12 September 2005

if you go to robbiewilliams.com, point your mouse at "reveal your future," then point it at the icon that looks like some sort of odd tool ("inspired")--this is beginning to sound like a video game walk-through. but, yes, do this and you can hear robbie's new single, "tripping." really, it's worth sitting through the flash foofaraw b/c it may, it may be his best single ever.

robbie, history will show, reached his peak of crapulence w/ the swing when you're winning album, on which he duetted w/ nicole kidman, whom he was allegedly shagging, and covered nancy sinatra, whom he wasn't, though he was certain doing something untoward w/ her father's ghost. escapology followed. i thought guy chambers was gone at this point, but a quick check of allmusic shows that this isn't so: it merely sounds that way. the good songs, relative terms, on that album are ponderous ballads about the big things, as slow as they were serious. basically, it sounded like a gary barlow album.
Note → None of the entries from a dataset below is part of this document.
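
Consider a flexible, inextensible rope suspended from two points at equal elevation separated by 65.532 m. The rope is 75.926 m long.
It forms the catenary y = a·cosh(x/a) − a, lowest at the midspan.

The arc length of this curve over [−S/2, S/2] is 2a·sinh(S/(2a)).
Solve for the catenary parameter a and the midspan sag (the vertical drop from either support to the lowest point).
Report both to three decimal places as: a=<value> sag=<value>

a=34.359 sag=16.844

seed: a₀ = √(S³/(24(L−S))) = √(65.532³/(24·10.394)) = 33.587924
iter 1: u=0.975529  f(a)=+5.059e-01  f'(a)=-6.798e-01  a ← 33.587924 − (+5.059e-01/-6.798e-01) = 34.332106
iter 2: u=0.954384  f(a)=+1.730e-02  f'(a)=-6.341e-01  a ← 34.332106 − (+1.730e-02/-6.341e-01) = 34.359395
iter 3: u=0.953626  f(a)=+2.183e-05  f'(a)=-6.325e-01  a ← 34.359395 − (+2.183e-05/-6.325e-01) = 34.359429
iter 4: u=0.953625  f(a)=+3.483e-11  f'(a)=-6.325e-01  a ← 34.359429 − (+3.483e-11/-6.325e-01) = 34.359429
iter 5: u=0.953625  f(a)=+0.000e+00  f'(a)=-6.325e-01  a ← 34.359429 − (+0.000e+00/-6.325e-01) = 34.359429
converged: |Δa| < 1e-12 after 5 iterations
sag = a·(cosh(S/(2a)) − 1) = 34.359429·(cosh(0.953625) − 1) = 16.843693
T_max/T_min = cosh(S/(2a)) = 1.490220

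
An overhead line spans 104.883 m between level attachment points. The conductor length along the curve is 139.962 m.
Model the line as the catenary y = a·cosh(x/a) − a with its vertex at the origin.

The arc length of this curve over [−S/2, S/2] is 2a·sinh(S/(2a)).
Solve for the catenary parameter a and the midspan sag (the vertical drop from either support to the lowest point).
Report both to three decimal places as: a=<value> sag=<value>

seed: a₀ = √(S³/(24(L−S))) = √(104.883³/(24·35.079)) = 37.019319
iter 1: u=1.416598  f(a)=+3.693e+00  f'(a)=-2.304e+00  a ← 37.019319 − (+3.693e+00/-2.304e+00) = 38.622201
iter 2: u=1.357807  f(a)=+2.534e-01  f'(a)=-1.998e+00  a ← 38.622201 − (+2.534e-01/-1.998e+00) = 38.749046
iter 3: u=1.353362  f(a)=+1.387e-03  f'(a)=-1.976e+00  a ← 38.749046 − (+1.387e-03/-1.976e+00) = 38.749748
iter 4: u=1.353338  f(a)=+4.209e-08  f'(a)=-1.976e+00  a ← 38.749748 − (+4.209e-08/-1.976e+00) = 38.749748
iter 5: u=1.353338  f(a)=+0.000e+00  f'(a)=-1.976e+00  a ← 38.749748 − (+0.000e+00/-1.976e+00) = 38.749748
converged: |Δa| < 1e-12 after 5 iterations
sag = a·(cosh(S/(2a)) − 1) = 38.749748·(cosh(1.353338) − 1) = 41.243272
T_max/T_min = cosh(S/(2a)) = 2.064349

a=38.750 sag=41.243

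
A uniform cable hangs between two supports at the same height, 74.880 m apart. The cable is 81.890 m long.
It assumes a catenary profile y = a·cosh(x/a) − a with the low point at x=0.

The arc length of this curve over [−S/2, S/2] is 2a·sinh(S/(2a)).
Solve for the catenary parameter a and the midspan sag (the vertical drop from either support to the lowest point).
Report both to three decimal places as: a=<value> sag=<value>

a=50.642 sag=14.482

seed: a₀ = √(S³/(24(L−S))) = √(74.880³/(24·7.010)) = 49.955594
iter 1: u=0.749466  f(a)=+1.995e-01  f'(a)=-2.967e-01  a ← 49.955594 − (+1.995e-01/-2.967e-01) = 50.628013
iter 2: u=0.739512  f(a)=+4.100e-03  f'(a)=-2.847e-01  a ← 50.628013 − (+4.100e-03/-2.847e-01) = 50.642417
iter 3: u=0.739301  f(a)=+1.812e-06  f'(a)=-2.844e-01  a ← 50.642417 − (+1.812e-06/-2.844e-01) = 50.642424
iter 4: u=0.739301  f(a)=+3.553e-13  f'(a)=-2.844e-01  a ← 50.642424 − (+3.553e-13/-2.844e-01) = 50.642424
converged: |Δa| < 1e-12 after 4 iterations
sag = a·(cosh(S/(2a)) − 1) = 50.642424·(cosh(0.739301) − 1) = 14.481674
T_max/T_min = cosh(S/(2a)) = 1.285959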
fear not, though. he's returned to the sound that suits him best: uptempo dance numbers, part cheeky, part serious. on "tripping," he's gone a bit broadway: a little west side story, a little "nights on ... " the disparate elements that make up the song threaten to turn into a powderkeg: caribbean drums; keybs from a d.f.a. production; squelchy bass; "beat it" melodrama; skanking; barry gibb falsetto; paul buckmaster strings; a leiber-stoller lilt; cockney rhyming slang; hip-hop slang; an ian dury-inspired rap; bachrachian horns. good things all, from where i stand but it could verily easy come apart. which is why the best news of all is that robbie's found a new songwriting partner in stephen "tin tin (duran duran, lilac time, &c.)" duffy. dollars-to-doughnuts it's duffy who pulls all of this together and turns this gallimaufry into a genuine triumph, a song that soars like robbie's vocal on the chorus. it could only have been more of a conceptual coup if they'd brought in the village people (or neil tennant, for that matter) for backing vocals, "tripping" being a song, so far as i can tell, about a gangster looking for a better life, like a dream sequence in which ronnie kray singing "go west." if robbie was suffering from separation anxiety on escapology, he's clearly gotten out of his system. "tripping" is his best work in years.